La importancia de los chips ha quedado tan clara que, hace unos meses, el Senado de EEUU aprobó un proyecto de ley que para invertir unos 50.000 millones de euros para remediar su escasez nacional a corto plazo. Por su parte, China ha disparado su producción y su empresa TSMC, una de las más importantes del mundo, se ha comprometido a invertir casi otros 100.000 millones de euros en los próximos tres años.
¿Y qué estamos haciendo nosotros mientras tanto? La industria europea de los chips es muy débil, por no decir prácticamente inexistente, con solo un 10 % del mercado total. La buena noticia es que la Comisión Europea parece ser consciente del problema y aspira a duplicar esta cifra en 2030, para lo que ya ha aprobado casi 2.000 millones de euros para resucitar el sector con un megaproyecto con el que espera reunir otros 6.000 millones de capital privado.

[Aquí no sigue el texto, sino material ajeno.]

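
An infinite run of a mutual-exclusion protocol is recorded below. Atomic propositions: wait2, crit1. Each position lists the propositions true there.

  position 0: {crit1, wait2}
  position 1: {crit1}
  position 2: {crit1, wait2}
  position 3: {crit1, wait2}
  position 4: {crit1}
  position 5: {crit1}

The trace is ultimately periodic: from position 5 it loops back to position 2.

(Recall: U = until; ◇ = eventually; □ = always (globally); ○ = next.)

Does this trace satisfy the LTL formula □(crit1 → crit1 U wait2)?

Satisfied

crit1 → crit1 U wait2 holds at every position 0..5, and those are all positions ever visited, so □(crit1 → crit1 U wait2) holds.
Positions where crit1 holds: 0, 1, 2, 3, 4, 5.
Check crit1 U wait2 at each: 0→ok, 1→ok, 2→ok, 3→ok, 4→ok, 5→ok.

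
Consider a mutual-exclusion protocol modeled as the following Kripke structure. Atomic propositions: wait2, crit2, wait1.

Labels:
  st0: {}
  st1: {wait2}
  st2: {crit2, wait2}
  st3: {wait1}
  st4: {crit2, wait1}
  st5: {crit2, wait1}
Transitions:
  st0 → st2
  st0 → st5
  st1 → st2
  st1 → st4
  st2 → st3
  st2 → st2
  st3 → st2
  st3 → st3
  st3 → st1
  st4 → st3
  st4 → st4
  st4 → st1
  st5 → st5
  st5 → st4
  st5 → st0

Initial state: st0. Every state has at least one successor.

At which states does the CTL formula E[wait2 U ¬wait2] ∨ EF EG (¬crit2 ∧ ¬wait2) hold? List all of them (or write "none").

States satisfying wait2: {st1, st2}.
States satisfying ¬wait2: {st0, st3, st4, st5}.
States satisfying E[wait2 U ¬wait2]: {st0, st1, st2, st3, st4, st5}.
States satisfying EG (¬crit2 ∧ ¬wait2): {st3}.
States satisfying EF EG (¬crit2 ∧ ¬wait2): {st0, st1, st2, st3, st4, st5}.
States satisfying E[wait2 U ¬wait2] ∨ EF EG (¬crit2 ∧ ¬wait2): {st0, st1, st2, st3, st4, st5}.

{st0, st1, st2, st3, st4, st5}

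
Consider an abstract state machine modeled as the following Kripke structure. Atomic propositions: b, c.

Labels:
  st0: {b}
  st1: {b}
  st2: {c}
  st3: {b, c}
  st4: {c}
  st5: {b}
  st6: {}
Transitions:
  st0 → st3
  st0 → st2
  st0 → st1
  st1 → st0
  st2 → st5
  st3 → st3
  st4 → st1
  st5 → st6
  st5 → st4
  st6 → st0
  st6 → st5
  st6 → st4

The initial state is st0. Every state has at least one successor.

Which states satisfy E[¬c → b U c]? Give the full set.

{st0, st1, st2, st3, st4, st5}

States satisfying ¬c → b: {st0, st1, st2, st3, st4, st5}.
States satisfying c: {st2, st3, st4}.
States satisfying E[¬c → b U c]: {st0, st1, st2, st3, st4, st5}.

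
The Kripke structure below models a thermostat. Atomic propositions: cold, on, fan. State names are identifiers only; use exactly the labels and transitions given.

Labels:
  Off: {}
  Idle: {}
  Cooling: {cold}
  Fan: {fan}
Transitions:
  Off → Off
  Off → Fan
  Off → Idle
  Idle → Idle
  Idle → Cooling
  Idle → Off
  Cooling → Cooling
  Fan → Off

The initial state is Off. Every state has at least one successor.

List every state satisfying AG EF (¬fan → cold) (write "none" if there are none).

States satisfying EF (¬fan → cold): {Off, Idle, Cooling, Fan}.
States satisfying AG EF (¬fan → cold): {Off, Idle, Cooling, Fan}.

{Off, Idle, Cooling, Fan}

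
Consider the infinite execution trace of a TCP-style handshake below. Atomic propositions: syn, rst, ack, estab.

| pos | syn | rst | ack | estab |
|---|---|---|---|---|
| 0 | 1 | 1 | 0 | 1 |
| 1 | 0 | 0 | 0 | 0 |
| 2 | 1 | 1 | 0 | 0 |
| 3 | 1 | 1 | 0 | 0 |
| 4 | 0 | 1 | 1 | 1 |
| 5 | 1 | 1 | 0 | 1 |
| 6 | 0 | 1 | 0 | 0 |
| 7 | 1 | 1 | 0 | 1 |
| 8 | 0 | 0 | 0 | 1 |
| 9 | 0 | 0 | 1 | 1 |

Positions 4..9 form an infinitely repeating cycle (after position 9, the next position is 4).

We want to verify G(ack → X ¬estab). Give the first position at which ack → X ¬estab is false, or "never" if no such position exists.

4

Check ack → X ¬estab at each position in order: 0 ✓, 1 ✓, 2 ✓, 3 ✓.
At position 4 the labels are {ack, estab, rst} and the next position 5 has {estab, rst, syn}, so ack → X ¬estab is false there. This is the first violation.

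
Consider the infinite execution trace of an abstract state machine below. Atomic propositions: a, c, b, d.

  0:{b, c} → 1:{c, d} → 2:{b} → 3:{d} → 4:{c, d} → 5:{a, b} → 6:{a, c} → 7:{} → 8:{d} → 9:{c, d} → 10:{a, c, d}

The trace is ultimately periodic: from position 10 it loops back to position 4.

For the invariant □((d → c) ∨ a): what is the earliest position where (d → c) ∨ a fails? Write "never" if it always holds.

3

Check (d → c) ∨ a at each position in order: 0 ✓, 1 ✓, 2 ✓.
At position 3 the labels are {d}, so (d → c) ∨ a is false there. This is the first violation.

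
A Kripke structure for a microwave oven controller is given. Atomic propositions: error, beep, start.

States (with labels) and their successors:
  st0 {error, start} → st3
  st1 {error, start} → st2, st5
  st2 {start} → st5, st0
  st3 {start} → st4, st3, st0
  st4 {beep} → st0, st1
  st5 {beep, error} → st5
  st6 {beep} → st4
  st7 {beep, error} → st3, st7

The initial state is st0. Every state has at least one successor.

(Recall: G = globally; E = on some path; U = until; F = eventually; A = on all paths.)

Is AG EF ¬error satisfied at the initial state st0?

States satisfying EF ¬error: {st0, st1, st2, st3, st4, st6, st7}.
States satisfying AG EF ¬error: ∅.
st5 is reachable from st0 and violates EF ¬error, so AG fails at st0.
st0 ∉ Sat(AG EF ¬error).

Does not hold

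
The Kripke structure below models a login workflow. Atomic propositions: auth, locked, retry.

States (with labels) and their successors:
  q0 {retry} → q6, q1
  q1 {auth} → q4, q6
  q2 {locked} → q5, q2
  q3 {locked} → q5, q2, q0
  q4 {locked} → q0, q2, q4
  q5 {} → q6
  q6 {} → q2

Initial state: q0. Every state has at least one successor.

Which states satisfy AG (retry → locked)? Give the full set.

States satisfying retry → locked: {q1, q2, q3, q4, q5, q6}.
States satisfying AG (retry → locked): {q2, q5, q6}.

{q2, q5, q6}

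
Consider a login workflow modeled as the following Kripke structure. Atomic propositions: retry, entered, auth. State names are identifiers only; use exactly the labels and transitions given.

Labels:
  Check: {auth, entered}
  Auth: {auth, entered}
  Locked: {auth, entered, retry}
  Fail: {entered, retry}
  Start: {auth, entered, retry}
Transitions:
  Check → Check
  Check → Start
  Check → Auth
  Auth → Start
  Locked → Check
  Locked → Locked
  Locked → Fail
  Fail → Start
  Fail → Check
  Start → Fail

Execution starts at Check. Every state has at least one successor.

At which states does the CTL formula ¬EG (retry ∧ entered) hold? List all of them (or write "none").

States satisfying retry ∧ entered: {Locked, Fail, Start}.
States satisfying EG (retry ∧ entered): {Locked, Fail, Start}.
States satisfying ¬EG (retry ∧ entered): {Check, Auth}.

{Check, Auth}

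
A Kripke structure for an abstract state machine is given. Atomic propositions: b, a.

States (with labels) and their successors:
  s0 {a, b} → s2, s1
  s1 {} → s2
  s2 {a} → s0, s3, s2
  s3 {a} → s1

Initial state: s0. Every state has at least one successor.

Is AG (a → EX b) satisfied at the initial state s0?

No

States satisfying a → EX b: {s1, s2}.
States satisfying AG (a → EX b): ∅.
s0 is reachable from s0 and violates a → EX b, so AG fails at s0.
s0 ∉ Sat(AG (a → EX b)).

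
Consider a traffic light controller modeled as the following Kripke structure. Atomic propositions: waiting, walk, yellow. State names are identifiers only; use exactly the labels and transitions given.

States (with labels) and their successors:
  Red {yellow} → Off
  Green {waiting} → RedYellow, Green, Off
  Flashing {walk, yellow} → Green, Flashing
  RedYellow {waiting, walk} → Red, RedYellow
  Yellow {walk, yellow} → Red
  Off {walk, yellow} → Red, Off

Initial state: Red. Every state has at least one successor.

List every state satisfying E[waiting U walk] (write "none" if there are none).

States satisfying waiting: {Green, RedYellow}.
States satisfying walk: {Flashing, RedYellow, Yellow, Off}.
States satisfying E[waiting U walk]: {Green, Flashing, RedYellow, Yellow, Off}.

{Green, Flashing, RedYellow, Yellow, Off}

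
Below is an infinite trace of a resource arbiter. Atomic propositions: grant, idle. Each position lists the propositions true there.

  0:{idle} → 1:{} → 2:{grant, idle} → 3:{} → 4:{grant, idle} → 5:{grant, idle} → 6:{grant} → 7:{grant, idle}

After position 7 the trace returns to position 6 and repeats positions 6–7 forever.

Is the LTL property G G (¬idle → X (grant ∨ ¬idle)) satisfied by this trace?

Holds

G (¬idle → X (grant ∨ ¬idle)) holds at every position 0..7, and those are all positions ever visited, so G G (¬idle → X (grant ∨ ¬idle)) holds.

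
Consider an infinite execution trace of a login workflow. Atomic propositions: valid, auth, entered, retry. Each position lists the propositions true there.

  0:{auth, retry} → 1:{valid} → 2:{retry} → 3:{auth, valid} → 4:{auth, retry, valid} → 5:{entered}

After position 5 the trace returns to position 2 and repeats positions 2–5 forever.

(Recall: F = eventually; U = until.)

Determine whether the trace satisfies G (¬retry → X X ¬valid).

No

¬retry → X X ¬valid must hold at every position from 0 onward. It fails at position 1, so G (¬retry → X X ¬valid) is false.
Positions where ¬retry holds: 1, 3, 5.
Check X X ¬valid at each: 1→fails, 3→ok, 5→fails.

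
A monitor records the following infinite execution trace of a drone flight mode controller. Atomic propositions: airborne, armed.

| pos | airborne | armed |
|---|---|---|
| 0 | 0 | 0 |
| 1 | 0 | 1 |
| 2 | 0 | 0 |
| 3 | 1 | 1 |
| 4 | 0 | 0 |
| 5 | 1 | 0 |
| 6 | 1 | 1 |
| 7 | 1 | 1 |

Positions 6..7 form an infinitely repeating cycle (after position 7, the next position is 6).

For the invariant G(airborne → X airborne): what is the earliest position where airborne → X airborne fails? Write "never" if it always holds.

3

Check airborne → X airborne at each position in order: 0 ✓, 1 ✓, 2 ✓.
At position 3 the labels are {airborne, armed} and the next position 4 has {}, so airborne → X airborne is false there. This is the first violation.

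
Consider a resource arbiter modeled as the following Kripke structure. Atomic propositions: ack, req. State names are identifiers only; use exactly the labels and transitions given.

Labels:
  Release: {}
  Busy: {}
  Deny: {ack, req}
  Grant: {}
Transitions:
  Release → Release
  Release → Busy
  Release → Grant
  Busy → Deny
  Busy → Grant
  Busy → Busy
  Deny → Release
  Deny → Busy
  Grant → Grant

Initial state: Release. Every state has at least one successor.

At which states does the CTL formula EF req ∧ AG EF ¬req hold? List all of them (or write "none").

{Release, Busy, Deny}

States satisfying req: {Deny}.
States satisfying EF req: {Release, Busy, Deny}.
States satisfying EF ¬req: {Release, Busy, Deny, Grant}.
States satisfying AG EF ¬req: {Release, Busy, Deny, Grant}.
States satisfying EF req ∧ AG EF ¬req: {Release, Busy, Deny}.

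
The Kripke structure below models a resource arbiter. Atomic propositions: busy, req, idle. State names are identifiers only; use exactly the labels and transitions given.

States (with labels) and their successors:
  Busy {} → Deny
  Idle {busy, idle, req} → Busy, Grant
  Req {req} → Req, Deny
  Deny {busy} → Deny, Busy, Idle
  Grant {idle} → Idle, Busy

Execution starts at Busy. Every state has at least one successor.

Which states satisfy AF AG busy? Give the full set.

States satisfying AG busy: ∅.
States satisfying AF AG busy: ∅.

none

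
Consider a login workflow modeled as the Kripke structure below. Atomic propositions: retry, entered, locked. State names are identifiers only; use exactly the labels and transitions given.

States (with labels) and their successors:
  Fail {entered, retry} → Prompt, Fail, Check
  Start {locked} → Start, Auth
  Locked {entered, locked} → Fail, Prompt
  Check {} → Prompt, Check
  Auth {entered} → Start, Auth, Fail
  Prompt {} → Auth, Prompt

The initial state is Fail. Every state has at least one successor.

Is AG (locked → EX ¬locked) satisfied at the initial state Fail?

States satisfying locked → EX ¬locked: {Fail, Start, Locked, Check, Auth, Prompt}.
States satisfying AG (locked → EX ¬locked): {Fail, Start, Locked, Check, Auth, Prompt}.
Every state reachable from Fail satisfies locked → EX ¬locked.
Fail ∈ Sat(AG (locked → EX ¬locked)).

Satisfied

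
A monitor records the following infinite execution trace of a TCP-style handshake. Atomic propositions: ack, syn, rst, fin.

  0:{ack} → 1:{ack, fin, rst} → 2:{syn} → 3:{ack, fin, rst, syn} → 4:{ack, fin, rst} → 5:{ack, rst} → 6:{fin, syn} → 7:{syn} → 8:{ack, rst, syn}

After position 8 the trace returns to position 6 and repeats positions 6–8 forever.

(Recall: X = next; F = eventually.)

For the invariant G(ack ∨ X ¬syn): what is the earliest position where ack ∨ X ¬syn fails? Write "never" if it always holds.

Check ack ∨ X ¬syn at each position in order: 0 ✓, 1 ✓.
At position 2 the labels are {syn} and the next position 3 has {ack, fin, rst, syn}, so ack ∨ X ¬syn is false there. This is the first violation.

2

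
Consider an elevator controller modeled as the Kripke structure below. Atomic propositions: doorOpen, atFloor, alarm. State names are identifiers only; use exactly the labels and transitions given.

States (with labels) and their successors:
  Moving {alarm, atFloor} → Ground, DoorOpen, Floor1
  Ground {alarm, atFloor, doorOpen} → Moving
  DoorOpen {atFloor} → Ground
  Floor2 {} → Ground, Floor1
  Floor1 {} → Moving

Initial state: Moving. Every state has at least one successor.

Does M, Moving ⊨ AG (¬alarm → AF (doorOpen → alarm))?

States satisfying ¬alarm → AF (doorOpen → alarm): {Moving, Ground, DoorOpen, Floor2, Floor1}.
States satisfying AG (¬alarm → AF (doorOpen → alarm)): {Moving, Ground, DoorOpen, Floor2, Floor1}.
Every state reachable from Moving satisfies ¬alarm → AF (doorOpen → alarm).
Moving ∈ Sat(AG (¬alarm → AF (doorOpen → alarm))).

Yes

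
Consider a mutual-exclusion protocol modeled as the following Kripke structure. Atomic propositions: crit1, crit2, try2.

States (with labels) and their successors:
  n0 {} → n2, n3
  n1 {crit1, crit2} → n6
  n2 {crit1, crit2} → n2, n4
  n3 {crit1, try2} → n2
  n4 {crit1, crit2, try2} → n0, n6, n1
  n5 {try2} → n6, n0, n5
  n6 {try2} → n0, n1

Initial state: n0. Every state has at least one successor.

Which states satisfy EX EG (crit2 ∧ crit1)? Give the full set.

{n0, n2, n3}

States satisfying EG (crit2 ∧ crit1): {n2}.
States satisfying EX EG (crit2 ∧ crit1): {n0, n2, n3}.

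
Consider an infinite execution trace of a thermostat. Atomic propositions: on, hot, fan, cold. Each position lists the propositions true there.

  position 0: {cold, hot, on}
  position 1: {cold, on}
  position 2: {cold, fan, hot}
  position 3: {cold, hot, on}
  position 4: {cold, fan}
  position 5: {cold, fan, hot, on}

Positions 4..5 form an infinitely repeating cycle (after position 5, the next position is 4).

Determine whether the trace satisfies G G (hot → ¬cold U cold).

Holds

G (hot → ¬cold U cold) holds at every position 0..5, and those are all positions ever visited, so G G (hot → ¬cold U cold) holds.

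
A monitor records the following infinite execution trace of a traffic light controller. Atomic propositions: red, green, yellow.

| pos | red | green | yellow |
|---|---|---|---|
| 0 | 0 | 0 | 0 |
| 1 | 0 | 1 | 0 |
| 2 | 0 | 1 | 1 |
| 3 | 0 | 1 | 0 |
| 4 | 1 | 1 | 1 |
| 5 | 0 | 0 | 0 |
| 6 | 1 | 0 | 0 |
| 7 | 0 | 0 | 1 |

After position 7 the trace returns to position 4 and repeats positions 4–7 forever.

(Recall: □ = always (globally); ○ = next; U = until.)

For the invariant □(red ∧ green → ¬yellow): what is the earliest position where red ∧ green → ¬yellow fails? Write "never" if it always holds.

4

Check red ∧ green → ¬yellow at each position in order: 0 ✓, 1 ✓, 2 ✓, 3 ✓.
At position 4 the labels are {green, red, yellow}, so red ∧ green → ¬yellow is false there. This is the first violation.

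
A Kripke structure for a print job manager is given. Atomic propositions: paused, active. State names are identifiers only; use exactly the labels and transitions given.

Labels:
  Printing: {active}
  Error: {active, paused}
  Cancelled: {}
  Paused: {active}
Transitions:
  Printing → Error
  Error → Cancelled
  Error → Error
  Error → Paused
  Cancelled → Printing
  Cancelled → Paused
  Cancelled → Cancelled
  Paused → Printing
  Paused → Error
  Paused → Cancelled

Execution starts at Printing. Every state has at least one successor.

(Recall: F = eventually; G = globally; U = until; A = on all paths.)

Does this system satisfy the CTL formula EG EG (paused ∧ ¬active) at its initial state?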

La industria europea de los chips es muy débil, por no decir prácticamente inexistente
Lamentablemente, por muchos ceros que parezcan, la inversión de Europa destinada a la industria de los chips palidece cuando se compara con las que la China y EEUU han puesto sobre la mesa. Así que, aunque podamos aumentar la producción básica para satisfacer nuestra demanda actual (cosa que tampoco es nada fácil), nuestra única opción de adquirir un peso real en esta industria reside en desarrollar una innovación disruptiva capaz de ponerla patas arriba.
Este es precisamente el objetivo de eProcessor, uno de los primeros proyectos aprobados bajo el paraguas europeo y que, además, estará liderado por el Centro de Supercomputación de Barcelona. Sin embargo, esta innovadora iniciativa tampoco servirá para resolver la crisis de chips más básicos a corto plazo, por lo que parece que Europa le quedan años de seguir mendigando chips fuera de casa.
Al principio de la pandemia, la escasez de mascarillas y respiradores dejó claro que no nunca es buena idea depender tanto de productores extranjeros y cadenas de suministro globales. Pero eso es lo que pasa cuando, en lugar de apostar por las industrias estratégicas del futuro, se opta por una fácil y cortoplacista como la de las patatas fritas o, qué se yo, ¿el turismo y la construcción?